Srinagar: Jammu and Kashmir is all set to introduce American and Vietnamese fishes to boost aquaculture and improve livelihood in the valley.
Director, Department of Fisheries, Bashir Ahmad Bhat told The Kashmir Monitor that Pangasius and Pacu will be cultured by the department this year.
“We have set up our units in Baramulla and Srinagar district. The department has a plan for culturing these two varieties of carp fish this year. Both Pangasius and Pacu are in good demand across the country and are a good variety of carp species,” he said.
Director fisheries said they have procured the seed and feed for these two particular varieties of fish. “They can be cultured with the normal carp- Grass Carp and Catla Carp, which are very common in Kashmir,” he said.
Pangasius are native to Southeast Asia. Ninety percent of this species are commercially produced in Vietnam
Pacu is cultured on a massive scale in South America. Both these fish varieties have already made it to the Indian markets and are produced in various states.
Pangasius so far has been imported to Kashmir from different states.
An official said that these two varieties will be introduced for their high economic value and good taste.
“Pangasius variety is already liked by Kashmiris. The department now will culture the species and supply it to the markets.
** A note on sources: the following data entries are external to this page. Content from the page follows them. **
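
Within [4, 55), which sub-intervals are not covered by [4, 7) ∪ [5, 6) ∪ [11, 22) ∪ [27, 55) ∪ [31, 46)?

The merged coverage is [4, 7), [11, 22), [27, 55).
Complement within [4, 55): [7, 11), [22, 27).

[7, 11) ∪ [22, 27)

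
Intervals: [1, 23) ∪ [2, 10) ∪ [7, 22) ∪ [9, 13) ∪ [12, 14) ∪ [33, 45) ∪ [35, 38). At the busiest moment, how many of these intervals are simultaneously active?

4

Walk the sorted start/end points keeping a running depth.
The depth first hits 4 at 9.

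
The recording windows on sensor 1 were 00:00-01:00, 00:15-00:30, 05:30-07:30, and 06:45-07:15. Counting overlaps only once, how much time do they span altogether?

3 h

Merged: 00:00–01:00, 05:30–07:30.
Lengths: 1 h + 2 h = 3 h.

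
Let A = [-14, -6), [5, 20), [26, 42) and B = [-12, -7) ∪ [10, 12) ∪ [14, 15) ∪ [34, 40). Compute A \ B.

[-14, -12) ∪ [-7, -6) ∪ [5, 10) ∪ [12, 14) ∪ [15, 20) ∪ [26, 34) ∪ [40, 42)

[-14, -6) \ B = [-14, -12), [-7, -6).
[5, 20) \ B = [5, 10), [12, 14), [15, 20).
[26, 42) \ B = [26, 34), [40, 42).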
Similarly, Pacu too will be cultured. Apart from the trout variety, the department is equally focusing on other varieties to be cultured and produced on a mass scale,” he said.
Currently, the varieties of fish that are common in Kashmir include Catla, Rohu, Golden, Morakhi, Grass Carp, Silver, B-grade Silver, and some special varieties like Ginger, Popplet, Lobster, etc.
J&K produces around 21000 metric tonnes of fish every year. They include 650 MT of trout. Plus 13.25 million trout seeds and 62.50 million carp/other seeds are also produced every year. J&K is the leading trout producer in the country and accounts for about 71% of the country’s trout production.
Jammu and Kashmir government has introduced a technology-driven `biofloc system’ to boost fish production in the union territory. `Biofloc system’ is a novel technique to recycle nutrients and convert those into fish feed.